Après que Trump ait avancé des plans pour un tarif de 25% sur toutes les marchandises importées aux États-Unis du Canada et du Mexique, le Premier ministre canadien Justin Trudeau a annoncé un tarif de 25% sur les marchandises américaines importées dans son pays.
Le mardi 11 mars, les tensions entre les États-Unis et le Canada se sont intensifiées avec la menace d'un tarif de 50% sur l'acier canadien et l'aluminium.
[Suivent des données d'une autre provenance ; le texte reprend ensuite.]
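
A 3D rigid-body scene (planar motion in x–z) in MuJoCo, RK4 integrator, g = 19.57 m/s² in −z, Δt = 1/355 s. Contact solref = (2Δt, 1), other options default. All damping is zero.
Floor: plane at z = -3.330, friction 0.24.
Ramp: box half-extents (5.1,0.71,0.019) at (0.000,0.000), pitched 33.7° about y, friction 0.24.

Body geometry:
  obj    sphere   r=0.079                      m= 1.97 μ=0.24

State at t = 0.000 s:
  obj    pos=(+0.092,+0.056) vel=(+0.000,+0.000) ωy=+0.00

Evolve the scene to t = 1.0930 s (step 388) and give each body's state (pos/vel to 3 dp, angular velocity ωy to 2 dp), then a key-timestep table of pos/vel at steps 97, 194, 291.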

Sur CNBC le même jour, Cassella a fait la lumière sur des tarifs menacés de 50%, expliquant: « Je discutais simplement avec un haut responsable de l'administration qui m'a dit qu'il n'y avait aucun appel aujourd'hui entre le président Trump et les homologues canadiens. Il ne s'attend pas encore à ce que le Canada me dise, pour que le Canada me dise pour le Canada. Il n'y a pas de conversations prévues.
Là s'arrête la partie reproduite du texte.